А сорока-невидимка все надрывалась в вышине, все предупреждала лес – там, внизу, в гуще кустов, идет кто-то незнакомый, неизвестный… «Эх, птица Божья, горластая ты, однако! Но голос твой – голос вольный: хочу кричу, хочу молчу. И впрямь – Господнее создание. А наши… – женщина покачала седой головой, – а наши-то! Мудруют над ними – сил нет глядеть что делают, что вытворяют. Спросишь: да зачем же все это? Отвечают – науки ради. А какая такая наука? О чем она? Радость, что ль, кому принесет? Одни только мерзости Богопротивные, против естества, против порядка и природы.

А уж страданий-то сколько от этого, сколько мук горьких! Сколько воя, рева, визга – оглохнуть можно. Точно в аду с чертями. Точно в аду…»

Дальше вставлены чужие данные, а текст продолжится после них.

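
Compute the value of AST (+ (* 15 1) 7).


Evaluate inner: (* 15 1) = 15
Evaluate root: (+ 15 7) = 22
Result: 22


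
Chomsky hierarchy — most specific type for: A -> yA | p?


Right-linear: every RHS is a terminal or a terminal followed by one nonterminal
Classification: Type 3 (Regular)


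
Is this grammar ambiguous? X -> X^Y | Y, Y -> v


precedence layered via separate nonterminal Y: deterministic
Unambiguous


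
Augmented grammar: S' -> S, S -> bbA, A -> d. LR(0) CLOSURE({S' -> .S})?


Start: S' -> .S
For each item with dot before a nonterminal B, add B -> .γ for every B-production
Closure: [S' -> .S, S -> .bbA]


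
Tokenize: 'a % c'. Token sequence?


Scan left to right, longest-match per lexeme
Tokens: ID(a), OP(%), ID(c)


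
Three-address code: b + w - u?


Break into single-operator statements:
t1 = b + w
t2 = t1 - u


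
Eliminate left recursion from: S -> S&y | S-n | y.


Left-recursive alternatives: S&y, S-n; non-recursive: y
Introduce S': S -> yS', S' -> &yS' | -nS' | ε


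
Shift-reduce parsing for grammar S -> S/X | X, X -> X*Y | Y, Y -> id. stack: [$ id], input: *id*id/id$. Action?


'id' on top is the handle for Y -> id
Action: reduce (Y -> id)


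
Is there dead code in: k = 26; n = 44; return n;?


k is assigned but never read
Dead: 'k = 26'


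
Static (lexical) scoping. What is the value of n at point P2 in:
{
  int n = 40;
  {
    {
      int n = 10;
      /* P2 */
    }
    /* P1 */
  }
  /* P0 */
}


n declared in the same block as P2
n = 10


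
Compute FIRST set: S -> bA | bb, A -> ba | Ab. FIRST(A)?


Per alternative of A: FIRST(ba) = {b}; FIRST(Ab) = {b}
FIRST(A) = {b}


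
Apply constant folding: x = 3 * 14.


3 * 14 = 42 at compile time
Optimized: x = 42


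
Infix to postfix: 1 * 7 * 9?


Left to right (same or higher precedence on left)
Postfix: 1 7 * 9 *


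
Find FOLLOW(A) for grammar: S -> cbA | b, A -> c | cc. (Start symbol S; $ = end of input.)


$ ∈ FOLLOW(S). For each A -> αBβ: add FIRST(β)\{ε} to FOLLOW(B); if β nullable, add FOLLOW(A).
FOLLOW(A) = {$}


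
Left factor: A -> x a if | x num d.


Common prefix: 'x'
Factored: A -> x A', A' -> a if | num d


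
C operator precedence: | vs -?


'-' is additive (level 9); '|' is bitwise OR (level 3)
Higher level binds tighter
'-' has higher precedence than '|'


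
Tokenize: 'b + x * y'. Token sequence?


Scan left to right, longest-match per lexeme
Tokens: ID(b), OP(+), ID(x), OP(*), ID(y)


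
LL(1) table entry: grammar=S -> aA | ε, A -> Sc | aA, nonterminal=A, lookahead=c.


For [A, c]: 'c' ∈ FIRST(Sc)
Entry: A -> Sc


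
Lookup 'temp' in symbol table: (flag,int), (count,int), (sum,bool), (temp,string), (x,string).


Lookup 'temp' → type string


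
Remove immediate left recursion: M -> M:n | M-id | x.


Left-recursive alternatives: M:n, M-id; non-recursive: x
Introduce M': M -> xM', M' -> :nM' | -idM' | ε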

Ей вдруг стало жутко. Вспомнилась сегодняшняя ночь. Это дежурство треклятое… Как он глядел на нее сквозь стальные прутья. Как глядел! Прямо мороз по коже от его дьявольских зенок.

Нет, надо бросать эту работу. Хватит. Домой надо, на кухню, к плите, к внучке прилепляться. Или… если уж все-таки работать – в музей надо перебираться, в гардероб на вешалку. Пусть там каждый день работа, пусть ноги жалеть не придется, зато…

Сорока, трескнув напоследок, точно погремушка, улетела. И тут же ее громкое соло в лесном хоре подхватила кукушка. Женщина прислушалась: ишь ты, разбойница, как наяривает! Нешто загадать тебе, сколько еще годков куковать осталось, сколько кости носить старые по этой старой земле?

Но едва она шепотом спросила: «А мне сколько?», птица умолкла.

Лес кругом был тихий, солнечный. Басовито гудел запутавшийся в траве жук, жиденьким дискантом вторили ему маленькие болотные мошки…

Пожилая женщина шла по тропинке. Вот сейчас и платформа, а там электричка. Лишь бы места были свободные. А то стоять-то до Москвы радость невеликая. А уступить – все равно никто не уступит. Сейчас молодежь пошла дерзкая, неуважительная. Наглая молодежь.

Над тропкой нависали густые ветви кустарника. В плотную его сердцевину не проникали лучи начинавшего припекать июльского солнца. Она миновала куст, старательно обошла лужу, заскользила на топкой глине…

Сзади послышался хриплый вздох. Словно крупное животное набрало в легкие побольше воздуха, чтобы…

Женщина оглянулась. Крик, вырвавшийся из ее груди, отчаянный, хриплый крик удивления, ужаса и боли взметнулся к листве и потонул в ней, словно в изумрудном бездонном море…

А потом наступила тишина, нарушаемая глухими страшными звуками, которых никогда еще не слышал этот подмосковный лес.